It's seem like a deja vu

Valentin sourit, un peu malgré lui. Le retour de l'amabilité de la porte de prison... Tiens, ça le rendrait presque nostalgique. Presque. Si seulement ce n'était pas le caractère habituelle, jour après jours, heures après heures, de la jeune femme, peut-être s'y aurait-il fait, à la longue. Enfin. Il était surtout venu à elle pour la joie de reparler un peu dans sa langue maternelle, même si c'était pour s'échanger des phrases aussi froides que le sommet du Kilimandjaro.

- C'est aussi choquant que ça, que j'essaye de grandir un p'tit peu ? s'étonna-t-il faussement, avant de partir dans un grand éclat de rire, s'attirant des regards colériques. T'inquiètes pas pour ma santé, j'suis toujours OK pour te mettre une raclée quand tu veux. Non, j'déconnes, t'inquiètes! Bref, bref, bref. Moi j'vais bien, carrèment bien, même! J'ai rencontré une fille... J't'arrête tout de suite, c'est pas c'que tu crois!

Valentin ne savait pas ce que la jeune femme croyait au juste, mais c'était sans doute pas très reluisant. C'était pas comme si elle avait déjà eu une haute estime de lui, hein? En tout cas, il venait pas lui annoncer que Jena était sa copine ou quoi - en fait, après le bain de minuit, ils avaient bien compris que ça n'aurait pas marché. Il voulait juste... lui dire qu'il était bien, qu'il avait des amis, qu'il aimait la vie qu'il menait ici en Angleterre. Comme si... il rencontrait une vieille amie qu'il n'avait pas vu depuis longtemps? C'était ça, sa relation avec Athéna. Une vieille amitié, sans l'amitié, justement. Meilleurs ennemis pour toujours, alors?

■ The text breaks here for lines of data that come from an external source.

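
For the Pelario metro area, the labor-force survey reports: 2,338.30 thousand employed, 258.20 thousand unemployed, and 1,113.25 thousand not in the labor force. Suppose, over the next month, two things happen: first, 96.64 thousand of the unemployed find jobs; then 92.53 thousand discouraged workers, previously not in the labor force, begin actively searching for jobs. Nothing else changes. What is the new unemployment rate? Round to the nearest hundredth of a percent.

New unemployment rate ≈ 9.45%.

Initially, labor force = 2,338.30 + 258.20 = 2,596.50 thousand, so u = 258.20/2,596.50 = 9.94%.
After the first change, unemployed falls and employed rises by 96.64; labor force unchanged → E = 2,434.94, U = 161.56, labor force = 2,596.50 thousand.
After the second change, unemployed and labor force both rise by 92.53 → E = 2,434.94, U = 254.09, labor force = 2,689.03 thousand.
New unemployment rate = 254.09 / 2,689.03 = 9.45%.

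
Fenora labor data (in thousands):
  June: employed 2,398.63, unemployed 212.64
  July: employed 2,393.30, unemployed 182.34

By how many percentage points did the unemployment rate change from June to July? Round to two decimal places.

June: labor force = 2,398.63 + 212.64 = 2,611.27; u = 212.64/2,611.27 = 8.14%.
July: labor force = 2,393.30 + 182.34 = 2,575.64; u = 182.34/2,575.64 = 7.08%.
Change = 7.08% − 8.14% = −1.06 pp.

The unemployment rate changed by −1.06 percentage points.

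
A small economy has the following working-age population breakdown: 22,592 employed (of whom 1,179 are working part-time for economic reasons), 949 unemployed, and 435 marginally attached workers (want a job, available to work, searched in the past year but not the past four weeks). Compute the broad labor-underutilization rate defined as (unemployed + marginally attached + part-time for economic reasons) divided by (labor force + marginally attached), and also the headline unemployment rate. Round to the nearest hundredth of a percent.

Labor force = 22,592 + 949 = 23,541.
Numerator = 949 + 435 + 1,179 = 2,563.
Denominator = 23,541 + 435 = 23,976.
Broad rate = 2,563 / 23,976 = 10.69%.
Headline unemployment rate = 949 / 23,541 = 4.03%.

Broad underutilization rate ≈ 10.69%; headline unemployment rate ≈ 4.03%.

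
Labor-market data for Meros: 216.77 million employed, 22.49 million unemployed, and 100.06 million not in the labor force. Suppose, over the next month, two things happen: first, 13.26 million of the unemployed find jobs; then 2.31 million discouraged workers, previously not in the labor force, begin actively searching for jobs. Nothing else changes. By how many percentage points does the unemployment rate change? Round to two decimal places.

The unemployment rate changes by −4.62 percentage points.

Initially, labor force = 216.77 + 22.49 = 239.26 million, so u = 22.49/239.26 = 9.40%.
After the first change, unemployed falls and employed rises by 13.26; labor force unchanged → E = 230.03, U = 9.23, labor force = 239.26 million.
After the second change, unemployed and labor force both rise by 2.31 → E = 230.03, U = 11.54, labor force = 241.57 million.
New unemployment rate = 11.54 / 241.57 = 4.78%.
Change = 4.78% − 9.40% = −4.62 percentage points.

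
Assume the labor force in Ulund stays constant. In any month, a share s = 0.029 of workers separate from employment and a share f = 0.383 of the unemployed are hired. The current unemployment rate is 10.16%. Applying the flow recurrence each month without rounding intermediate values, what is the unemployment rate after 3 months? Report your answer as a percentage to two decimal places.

With a fixed labor force, u_{t+1} = u_t + s·(1−u_t) − f·u_t = u_t·(1−s−f) + s.
Here 1−s−f = 0.588 and s = 0.029.
u_1 = 0.101600 × 0.588 + 0.029 = 0.088741.
u_2 = 0.088741 × 0.588 + 0.029 = 0.081180.
u_3 = 0.081180 × 0.588 + 0.029 = 0.076734.

Unemployment rate after three months ≈ 7.67%.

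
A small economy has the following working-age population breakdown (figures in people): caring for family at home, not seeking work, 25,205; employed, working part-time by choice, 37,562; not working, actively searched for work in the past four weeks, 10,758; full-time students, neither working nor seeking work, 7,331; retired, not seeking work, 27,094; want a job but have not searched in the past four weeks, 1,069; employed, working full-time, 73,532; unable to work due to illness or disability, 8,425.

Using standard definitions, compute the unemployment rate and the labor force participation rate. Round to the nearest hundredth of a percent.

Unemployment rate ≈ 8.83%; labor force participation rate ≈ 63.80%.

Employed = 37,562 + 73,532 = 111,094.
Unemployed = 10,758.
Labor force = 111,094 + 10,758 = 121,852.
Not in labor force = 25,205 + 7,331 + 27,094 + 1,069 + 8,425 = 69,124 (those not working and not actively searching are outside the labor force — including those who want a job but have given up searching).
Civilian working-age population = 121,852 + 69,124 = 190,976.
Unemployment rate = 10,758 / 121,852 = 8.83%.
Labor force participation rate = 121,852 / 190,976 = 63.80%.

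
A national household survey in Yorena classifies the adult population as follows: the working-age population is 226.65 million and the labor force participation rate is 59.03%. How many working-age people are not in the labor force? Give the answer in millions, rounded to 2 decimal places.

Share not in the labor force = 1 − 0.5903 = 0.4097.
Not in labor force = 0.4097 × 226.65 ≈ 92.86 million.

About 92.86 million are not in the labor force.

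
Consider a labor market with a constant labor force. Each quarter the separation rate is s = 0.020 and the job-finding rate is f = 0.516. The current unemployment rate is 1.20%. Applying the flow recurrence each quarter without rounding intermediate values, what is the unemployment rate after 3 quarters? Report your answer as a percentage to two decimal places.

Unemployment rate after three quarters ≈ 3.48%.

With a fixed labor force, u_{t+1} = u_t + s·(1−u_t) − f·u_t = u_t·(1−s−f) + s.
Here 1−s−f = 0.464 and s = 0.020.
u_1 = 0.012000 × 0.464 + 0.020 = 0.025568.
u_2 = 0.025568 × 0.464 + 0.020 = 0.031864.
u_3 = 0.031864 × 0.464 + 0.020 = 0.034785.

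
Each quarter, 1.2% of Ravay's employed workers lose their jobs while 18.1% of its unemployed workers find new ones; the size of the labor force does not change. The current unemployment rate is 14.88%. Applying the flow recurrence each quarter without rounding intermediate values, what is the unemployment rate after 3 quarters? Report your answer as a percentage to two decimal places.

With a fixed labor force, u_{t+1} = u_t + s·(1−u_t) − f·u_t = u_t·(1−s−f) + s.
Here 1−s−f = 0.807 and s = 0.012.
u_1 = 0.148800 × 0.807 + 0.012 = 0.132082.
u_2 = 0.132082 × 0.807 + 0.012 = 0.118590.
u_3 = 0.118590 × 0.807 + 0.012 = 0.107702.

Unemployment rate after three quarters ≈ 10.77%.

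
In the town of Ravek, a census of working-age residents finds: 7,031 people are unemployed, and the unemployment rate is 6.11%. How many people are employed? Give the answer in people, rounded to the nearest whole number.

About 108,043 are employed.

Labor force = U / u = 7,031 / 0.0611 ≈ 115,074.
Employed = labor force − unemployed = 115,074 − 7,031 = 108,043.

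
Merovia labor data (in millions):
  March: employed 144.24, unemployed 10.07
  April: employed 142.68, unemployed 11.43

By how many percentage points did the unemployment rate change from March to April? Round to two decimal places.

The unemployment rate changed by +0.89 percentage points.

March: labor force = 144.24 + 10.07 = 154.31; u = 10.07/154.31 = 6.53%.
April: labor force = 142.68 + 11.43 = 154.11; u = 11.43/154.11 = 7.42%.
Change = 7.42% − 6.53% = +0.89 pp.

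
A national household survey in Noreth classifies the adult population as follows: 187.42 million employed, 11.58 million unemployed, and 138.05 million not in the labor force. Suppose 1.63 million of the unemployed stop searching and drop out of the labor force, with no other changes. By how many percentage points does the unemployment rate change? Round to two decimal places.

The unemployment rate changes by −0.78 percentage points.

Initially, labor force = 187.42 + 11.58 = 199.00 million, so u = 11.58/199.00 = 5.82%.
After the change, unemployed and labor force both fall by 1.63 → E = 187.42, U = 9.95, labor force = 197.37 million.
New unemployment rate = 9.95 / 197.37 = 5.04%.
Change = 5.04% − 5.82% = −0.78 percentage points.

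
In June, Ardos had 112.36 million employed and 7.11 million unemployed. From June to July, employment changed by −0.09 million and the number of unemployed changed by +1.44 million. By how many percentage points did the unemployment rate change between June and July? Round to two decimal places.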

- Bref. Oui, ça va bien, et je m'éclate même en cours. J'étais venu bosser, et j't'ai vu... J'avais envie de parler un peu français, tu vois? C'est pas trop étrange pour toi, j'espère ?

Valentin esquissa un mouvement, comme s'il allait s'en aller. Il ne le voulait pas, bien sûr, mais au moindre signe montrant que sa présence était dérangeante de la part d'Athéna, et il s'en irait sans demander son reste. Parce que tout, même passer pour une poule mouillée, valait mieux qu'un duel alors qu'ils étaient dans l'élément de la jeune femme.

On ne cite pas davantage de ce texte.